By Ross Kerber and Simon Jessop
BOSTON/LONDON (Reuters) – World business leaders want the upcoming United Nations climate summit to resolve issues that have so far hindered the use of carbon pricing to cut worldwide emissions, looking to boost the role that companies play in slowing global warming.
Executives, trade groups and policy experts say hopes for a deal are growing after negotiators at the 2019 summit in Madrid failed to settle how countries can account for international carbon trading as called for under Article 6 of the Paris climate agreement.
A lack of international agreement has held back the development of systems for putting a price on carbon. Having some way to measure the economic cost of emissions is a top priority of companies across many industries whose leaders want to cut greenhouse gasses, said Rich Lesser, global chair of Boston Consulting Group.

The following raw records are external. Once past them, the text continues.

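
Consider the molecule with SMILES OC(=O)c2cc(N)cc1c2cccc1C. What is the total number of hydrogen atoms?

Walk through each heavy atom and fill implicit hydrogens from standard valence (C 4, N 3, O 2, S 2, halogen 1); for lowercase aromatic atoms, an aromatic c carries 1 H when it has two neighbours and 0 H with three, and aromatic n carries 0 H:
  atom 1: O, bond orders sum to 1 (valence 2) → 1 H
  atom 2: C, bond orders sum to 4 (valence 4) → 0 H
  atom 3: O, bond orders sum to 2 (valence 2) → 0 H
  atom 4: aromatic c, 3 neighbours → 0 H
  atom 5: aromatic c, 2 neighbours → 1 H
  atom 6: aromatic c, 3 neighbours → 0 H
  atom 7: N, bond orders sum to 1 (valence 3) → 2 H
  atom 8: aromatic c, 2 neighbours → 1 H
  atom 9: aromatic c, 3 neighbours → 0 H
  atom 10: aromatic c, 3 neighbours → 0 H
  atom 11: aromatic c, 2 neighbours → 1 H
  atom 12: aromatic c, 2 neighbours → 1 H
  atom 13: aromatic c, 2 neighbours → 1 H
  atom 14: aromatic c, 3 neighbours → 0 H
  atom 15: C, bond orders sum to 1 (valence 4) → 3 H
Total hydrogens: 11.

11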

For executives, “if you had a global price on carbon, then it would be economically rational to pursue solutions and alternatives”, Lesser said.
Dan Byers, who will represent major trade group the U.S. Chamber of Commerce at the summit in Glasgow, called the final resolution of Article 6 “long overdue” to resolve technical issues such as how countries can monitor and verify carbon emissions.
He added that a factor favoring a deal is the climate focus of U.S. President Joe Biden, who returned to the terms of the 2015 Paris climate agreement after predecessor Donald Trump pulled out of the accord.
“Having the Biden administration backing Paris, and at the table, is hugely important over the long run,” Byers said.
Other issues that business leaders will track at the meeting starting Oct. 31 include what new pledges national leaders might make to cut emissions, and how much money will be set aside to finance sustainable development in emerging markets.
Carbon pricing plans can range widely including carbon taxes that charge companies for emissions, or emissions trading markets that cap how much companies or countries can emit but allow them to trade permits to exceed those levels.
Many corporations expect carbon pricing plans will help them fulfill the now widespread “Net Zero” pledges, said Kelley Kizzier, a vice-president at the Environmental Defense Fund, a Washington advocacy group, and a onetime co-chair of the negotiating group over Article 6 at previous climate summits.
Specific issues to resolve in Glasgow for Article 6 include how to prevent two countries counting the same emissions cut, and how new carbon markets might help fund developing countries’ efforts to adapt to climate change, she said. Even if a deal is reached, companies will still be left with the work of cutting their emissions, she added.
Just because a goal is set, “It’s not rainbows and butterflies,” Kizzier said.
DIVISIONS REMAIN
Beyond carbon pricing, leaders are more divided on other topics that will be center stage in Glasgow such as the future role of fossil fuels in the world economy.
For instance, an investor group including PIMCO, State Street Corp and French asset manager Amundi has called on countries to take steps including raising their emissions-reduction commitments and ending fossil subsidies, and there have been separate calls for international banks to stop funding fossil fuel projects.
But energy executives say fossil fuels still have a role to play in the energy transition. New natural gas facilities in emerging markets would produce fewer emissions compared with existing coal-fired generation, said Aaron Padilla, a policy director for the American Petroleum Institute, whose members include big energy companies ExxonMobil Corp, Royal Dutch Shell and Norway’s Equinor.
“There’s still significant room for natural gas especially to displace coal as a source of production,” Padilla said.
Financial companies face their own pressures. Companies with a combined $90 trillion in assets known as the Glasgow Financial Alliance for Net Zero have called for governments to set broad net-zero targets, for instance, and to price emissions.
But the group includes banks that still back fossil fuel projects, drawing criticism that they and the alliance’s chair, U.N. special envoy Mark Carney, are missing a chance to force harder action. Richard Brooks, climate finance director for the activist group Stand.earth https://www.stand.earth, said more should follow the example of France’s Banque Postale, which said it would stop serving the oil and gas sectors outright by 2030.
“Many of the banks who are part of the alliance are getting kudos and green cover but not changing their day-to-day financial practices,” Brooks said.
Asked about the criticism, Carney said in an emailed statement that member banks must set interim 2030 carbon reduction targets and decarbonization plans. “GFANZ has launched an ambitious body of work to accelerate implementation and action, which will be outlined at COP26,” he said.